Odd Emil Ingebrigtsen (born 8 October 1964) is a Norwegian politician for the Conservative Party. He is currently the mayor of Bodø Municipality since 2023 and previously served as the Minister of Fisheries from 2020 to 2021.

==Personal life==
He is married to Grete Bang Ingebrigtsen, with whom he has three sons, who is a member of the Labour Party.

==Political career==
===Youth wing===
From 1986 to 1988 he was the secretary general of the Young Conservatives (Unge Høyre), the youth wing of the Conservative Party.

===Local politics===
On the local level he was a member of Bodø city council from 1988 to 2007, and chaired the local party chapter from 1985 to 1987. He also chaired the local chapter in an acting capacity between July and October 1991.

On 29 June 2022, he was announced as the Bodø Conservatives' mayoral candidate in the upcoming 2023 local elections. Following negotiations after the election, the Conservatives formed a majority with the Progress Party and Liberal Party, with Ingebrigtsen as mayor and the Liberals' Ida Gudding Johnsen as deputy mayor.

===Mayor of Bodø===
He and Gudding Johnsen were confirmed as mayor and deputy mayor by the municipal council on 5 October and took their respective roles the same day.

During the opening ceremony of Bodø as a Cultural Capital for 2024, Ingebrigtsen called on support and unity for Sami people after criticism was levelled against Sami artist and activist Ella Marie Hætta Isaksen for showing a banner with "This is Sami land" during the ceremony.

His coalition came under fire for going in to close several kindergartens and schools due to budget constraints. The action led to mass protests in the affected neighbourhoods and opposition parties, mostly the Labour and Red parties, called the move unconstitutional. The case was however dismissed by the county governor, who cited that the move violated the Norwegian constitution's 104th section's second paragraph about children's rights to humane consideration. The municipality reversed their decision and asked school children for inputs. This was further criticised for not utilising simple language for young children to understand. In mid November, the majority parties in the city council decided to maintain two of the schools from closure.

===Parliament===
He served as a deputy representative to the Storting from Nordland from 1989 to 1993.

===Minister of Fisheries===
On 13 March 2020, he was appointed minister of fisheries following the resignation of Geir-Inge Sivertsen.
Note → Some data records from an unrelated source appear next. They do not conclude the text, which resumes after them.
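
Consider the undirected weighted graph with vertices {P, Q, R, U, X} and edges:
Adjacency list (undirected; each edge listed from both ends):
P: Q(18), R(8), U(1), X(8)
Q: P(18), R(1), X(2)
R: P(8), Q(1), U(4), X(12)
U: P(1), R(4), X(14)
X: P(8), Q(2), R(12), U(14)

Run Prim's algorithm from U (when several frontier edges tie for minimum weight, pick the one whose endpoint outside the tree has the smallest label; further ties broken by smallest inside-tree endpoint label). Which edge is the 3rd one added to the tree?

Q-R

Prim's algorithm from U:
Step 1: cheapest edge leaving the tree is P-U (1); add P.
Step 2: cheapest edge leaving the tree is R-U (4); add R.
Step 3: cheapest edge leaving the tree is Q-R (1); add Q.
Step 4: cheapest edge leaving the tree is Q-X (2); add X.
The 3rd edge added is Q-R.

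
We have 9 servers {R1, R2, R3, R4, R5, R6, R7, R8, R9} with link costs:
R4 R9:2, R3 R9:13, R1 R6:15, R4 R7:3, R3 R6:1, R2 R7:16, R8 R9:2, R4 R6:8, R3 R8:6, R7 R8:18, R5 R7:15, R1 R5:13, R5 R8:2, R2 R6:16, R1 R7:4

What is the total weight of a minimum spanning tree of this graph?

Prim, starting at R6.
Step 1: cheapest edge leaving the tree is R3 R6 (1); add R3.
Step 2: cheapest edge leaving the tree is R3 R8 (6); add R8.
Step 3: cheapest edge leaving the tree is R5 R8 (2); add R5.
Step 4: cheapest edge leaving the tree is R8 R9 (2); add R9.
Step 5: cheapest edge leaving the tree is R4 R9 (2); add R4.
Step 6: cheapest edge leaving the tree is R4 R7 (3); add R7.
Step 7: cheapest edge leaving the tree is R1 R7 (4); add R1.
Step 8: cheapest edge leaving the tree is R2 R6 (16); add R2.
MST edges: R3 R6, R3 R8, R5 R8, R8 R9, R4 R9, R4 R7, R1 R7, R2 R6; total weight 1+6+2+2+2+3+4+16 = 36.

36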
In December, he encouraged Norwegians who no longer had a job to take part in the winter fishing season, saying: "It will be fatal to stop production and operations in the middle of such a peak season. We hope that some of the need for labor can be solved by unemployed Norwegians getting jobs in Lofoten and Vesterålen now in the peak season".

In February 2021, Ingebrigtsen denied that young people would face difficult challenges in becoming fishers. He compared the challenges to the same ones faced when they're looking for a place to live, and asserted that it wasn't a given right to become a fisher. He also praised the young people for their engagement on the issue. His response came following criticism given by twenty year old young fisher who stated that one had to have a lot of money in to become a fisher.

In July, he asserted that Norway would respond harshly if the European Union would go against the salmon quotas established in the area around Svalbard. He also stated that it would be irrelevant for the EU or any other country to determine the said quotas.

Shortly before his departure, Ingebrigtsen sent a letter out to shipowners urging them to take action against sexual harassment on board fishing vessels. He also encouraged his successor to follow up on the issue. He also expressed that it appeared that the fisheries branch would be facing its own MeToo, saying: "It is important that we now have the floodlight on, so that the troll appears in the light and eventually cracks. It may seem that the fishing industry here may get its own "meeto"".

On 14 October, he was succeeded by Bjørnar Skjæran after the Solberg government was defeated at the previous month's election.